Durant quelque temps encore je vais pouvoir écrire tout cela et en témoigner. Mais le jour viendra où ma main me sera distante, et quand je lui ordonnerai d’écrire, elle tracera des mots que je n’aurai pas consentis. Le temps de l’autre explication va venir, où les mots se dénoueront, où chaque signification se défera comme un nuage et s’abattra comme de la pluie. Malgré ma peur je suis pourtant pareil à quelqu’un qui se tient devant de grandes choses, et je me souviens que, autrefois, je sentais en moi des lueurs semblables lorsque j’allais écrire. Mais cette fois-ci je serai écrit. Je suis l’impression qui va se transposer. Il ne s’en faudrait plus que de si peu, et je pourrais, ah! tout comprendre, acquiescer à tout. Un pas seulement, et ma profonde misère serait félicité. Mais ce pas, je ne puis le faire; je suis tombé et ne puis plus me relever, parce que je suis brisé. Jusqu’ici j’ai cru que je pourrais voir venir un secours. Voici devant moi, de ma propre écriture, ce que j’ai prié, soir par soir. Des livres où je l’ai trouvé, j’ai transcrit cela, pour que cela me fût tout proche, pour que cela fût issu de ma main, comme jailli de moi-même. Et maintenant je veux le copier encore une fois, ici, devant ma table, à genoux, je veux l’écrire, car ainsi je le sens en moi plus longtemps qu’à le lire, et chaque mot prend de la durée et a le temps de retentir.

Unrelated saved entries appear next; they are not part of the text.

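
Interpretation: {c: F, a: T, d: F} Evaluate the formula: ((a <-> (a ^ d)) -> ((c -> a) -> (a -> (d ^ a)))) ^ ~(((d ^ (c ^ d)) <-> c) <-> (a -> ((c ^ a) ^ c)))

a ^ d = T ^ F = T
a <-> (a ^ d) = T <-> T = T
c -> a = F -> T = T
d ^ a = F ^ T = T
a -> (d ^ a) = T -> T = T
(c -> a) -> (a -> (d ^ a)) = T -> T = T
(a <-> (a ^ d)) -> ((c -> a) -> (a -> (d ^ a))) = T -> T = T
c ^ d = F ^ F = F
d ^ (c ^ d) = F ^ F = F
(d ^ (c ^ d)) <-> c = F <-> F = T
c ^ a = F ^ T = T
(c ^ a) ^ c = T ^ F = T
a -> ((c ^ a) ^ c) = T -> T = T
((d ^ (c ^ d)) <-> c) <-> (a -> ((c ^ a) ^ c)) = T <-> T = T
~(((d ^ (c ^ d)) <-> c) <-> (a -> ((c ^ a) ^ c))) = ~T = F
((a <-> (a ^ d)) -> ((c -> a) -> (a -> (d ^ a)))) ^ ~(((d ^ (c ^ d)) <-> c) <-> (a -> ((c ^ a) ^ c))) = T ^ F = T

T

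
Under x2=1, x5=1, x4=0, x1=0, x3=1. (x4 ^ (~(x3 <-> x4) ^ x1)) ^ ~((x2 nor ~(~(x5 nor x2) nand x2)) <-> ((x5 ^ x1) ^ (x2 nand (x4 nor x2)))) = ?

x3 <-> x4 = 1 <-> 0 = 0
~(x3 <-> x4) = ~0 = 1
~(x3 <-> x4) ^ x1 = 1 ^ 0 = 1
x4 ^ (~(x3 <-> x4) ^ x1) = 0 ^ 1 = 1
x5 nor x2 = 1 nor 1 = 0
~(x5 nor x2) = ~0 = 1
~(x5 nor x2) nand x2 = 1 nand 1 = 0
~(~(x5 nor x2) nand x2) = ~0 = 1
x2 nor ~(~(x5 nor x2) nand x2) = 1 nor 1 = 0
x5 ^ x1 = 1 ^ 0 = 1
x4 nor x2 = 0 nor 1 = 0
x2 nand (x4 nor x2) = 1 nand 0 = 1
(x5 ^ x1) ^ (x2 nand (x4 nor x2)) = 1 ^ 1 = 0
(x2 nor ~(~(x5 nor x2) nand x2)) <-> ((x5 ^ x1) ^ (x2 nand (x4 nor x2))) = 0 <-> 0 = 1
~((x2 nor ~(~(x5 nor x2) nand x2)) <-> ((x5 ^ x1) ^ (x2 nand (x4 nor x2)))) = ~1 = 0
(x4 ^ (~(x3 <-> x4) ^ x1)) ^ ~((x2 nor ~(~(x5 nor x2) nand x2)) <-> ((x5 ^ x1) ^ (x2 nand (x4 nor x2)))) = 1 ^ 0 = 1

1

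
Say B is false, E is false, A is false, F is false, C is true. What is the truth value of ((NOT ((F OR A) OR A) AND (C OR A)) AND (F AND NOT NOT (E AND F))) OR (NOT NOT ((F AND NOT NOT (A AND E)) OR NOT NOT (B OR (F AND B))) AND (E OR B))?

false

F OR A = false OR false = false
(F OR A) OR A = false OR false = false
NOT ((F OR A) OR A) = NOT false = true
C OR A = true OR false = true
NOT ((F OR A) OR A) AND (C OR A) = true AND true = true
E AND F = false AND false = false
NOT (E AND F) = NOT false = true
NOT NOT (E AND F) = NOT true = false
F AND NOT NOT (E AND F) = false AND false = false
(NOT ((F OR A) OR A) AND (C OR A)) AND (F AND NOT NOT (E AND F)) = true AND false = false
A AND E = false AND false = false
NOT (A AND E) = NOT false = true
NOT NOT (A AND E) = NOT true = false
F AND NOT NOT (A AND E) = false AND false = false
F AND B = false AND false = false
B OR (F AND B) = false OR false = false
NOT (B OR (F AND B)) = NOT false = true
NOT NOT (B OR (F AND B)) = NOT true = false
(F AND NOT NOT (A AND E)) OR NOT NOT (B OR (F AND B)) = false OR false = false
NOT ((F AND NOT NOT (A AND E)) OR NOT NOT (B OR (F AND B))) = NOT false = true
NOT NOT ((F AND NOT NOT (A AND E)) OR NOT NOT (B OR (F AND B))) = NOT true = false
E OR B = false OR false = false
NOT NOT ((F AND NOT NOT (A AND E)) OR NOT NOT (B OR (F AND B))) AND (E OR B) = false AND false = false
((NOT ((F OR A) OR A) AND (C OR A)) AND (F AND NOT NOT (E AND F))) OR (NOT NOT ((F AND NOT NOT (A AND E)) OR NOT NOT (B OR (F AND B))) AND (E OR B)) = false OR false = false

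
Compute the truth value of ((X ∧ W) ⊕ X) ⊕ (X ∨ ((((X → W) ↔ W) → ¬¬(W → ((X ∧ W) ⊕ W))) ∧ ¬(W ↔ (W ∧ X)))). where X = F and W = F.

F

X ∧ W = F ∧ F = F
(X ∧ W) ⊕ X = F ⊕ F = F
X → W = F → F = T
(X → W) ↔ W = T ↔ F = F
X ∧ W = F ∧ F = F
(X ∧ W) ⊕ W = F ⊕ F = F
W → ((X ∧ W) ⊕ W) = F → F = T
¬(W → ((X ∧ W) ⊕ W)) = ¬T = F
¬¬(W → ((X ∧ W) ⊕ W)) = ¬F = T
((X → W) ↔ W) → ¬¬(W → ((X ∧ W) ⊕ W)) = F → T = T
W ∧ X = F ∧ F = F
W ↔ (W ∧ X) = F ↔ F = T
¬(W ↔ (W ∧ X)) = ¬T = F
(((X → W) ↔ W) → ¬¬(W → ((X ∧ W) ⊕ W))) ∧ ¬(W ↔ (W ∧ X)) = T ∧ F = F
X ∨ ((((X → W) ↔ W) → ¬¬(W → ((X ∧ W) ⊕ W))) ∧ ¬(W ↔ (W ∧ X))) = F ∨ F = F
((X ∧ W) ⊕ X) ⊕ (X ∨ ((((X → W) ↔ W) → ¬¬(W → ((X ∧ W) ⊕ W))) ∧ ¬(W ↔ (W ∧ X)))) = F ⊕ F = F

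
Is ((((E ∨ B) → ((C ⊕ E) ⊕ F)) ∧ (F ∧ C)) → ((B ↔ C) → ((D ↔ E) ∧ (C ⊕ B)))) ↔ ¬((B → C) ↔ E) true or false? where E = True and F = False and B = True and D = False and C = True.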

«Mécontent de tous et mécontent de moi-même, je voudrais bien me racheter et m’enorgueillir un peu dans le silence et la solitude de la nuit. Âmes de ceux que j’ai aimés, âmes de ceux que j’ai chantés, fortifiez-moi, soutenez-moi, éloignez de moi le mensonge et les vapeurs corruptrices du monde; et vous, Seigneur mon Dieu! accordez-moi la grâce de produire quelques beaux vers qui me prouvent à moi-même que je ne suis pas le dernier des hommes, que je ne suis pas inférieur à ceux que je méprise.

» C’étaient des gens de néant, des gens sans nom abaissés plus bas que la terre. Voici que je suis pour eux un objet de risée et le sujet de leur chanson

» Ils ont rompu mon sentier et pour augmenter mon affliction ils n’ont besoin du secours de personne

» Maintenant mon âme se fond en moi

» Des frayeurs la poursuivent comme un vent, ma délivrance est passée comme une nuée, la nuit me perce l’os et mes veines ne prennent point de repos.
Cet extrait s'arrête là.